The most used example when talking about JTBD is Theodore Levitt’s quote “People want a quarter-inch hole, not a quarter inch drill”. The JTBD theory goes far deeper into understanding customers’ motivation and considers “making a quarter-inch hole” only an intermediate goal. Their real goal might in fact be hanging a wall clock.
This method will help you realize that not only the customers don’t need the drill to get their job done, they actually don’t want the hole, either. Why not design a clock that doesn’t need to be hung? Because the primary need of your customer can just be: knowing what the current time is anytime I need to.
Adjusting your innovations to users’ actual “jobs” will help you develop a solution with stronger customer value or make your marketing more effective when promoting your product value. Once you know the statement of what the customer wants to get done, you can focus on Outcome Driven Innovation.
How to apply the JTBD methodology?
Interviews are a great way to understand these core motivations or jobs. Following them up by surveys will help you quantify their importance and will show you how satisfied different types of your customers are with fulfilling them.

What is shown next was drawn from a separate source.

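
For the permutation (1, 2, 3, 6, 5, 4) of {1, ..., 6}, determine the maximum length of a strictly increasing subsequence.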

Job maps will help you understand what your customers are trying to achieve at different points of executing these jobs and what they consider a successful completion.
Learn the stories of the customers who switched to your products and the ones that turned away from your products to understand their core “jobs”. A simple formula by Alan Klement can help you define the outcomes expected from the job: “When … I want to … so I can ….” As you can see, job stories frame the motivation within the context and the situation, whereas user stories are based on a requirement around personas.
Applying the JTBD theory into your strategies doesn’t mean you should stop using personas. These methods work best when used together with other ones, so it’s good to keep them in your toolbox. Try to consider JTBD every time when analyzing product value becomes a focus point. When you define primary jobs, you can come up with a groundbreaking solution to your customers’ problems or create an innovation that can make your products more lovable. So go ahead, let your customers succeed in executing their “jobs”.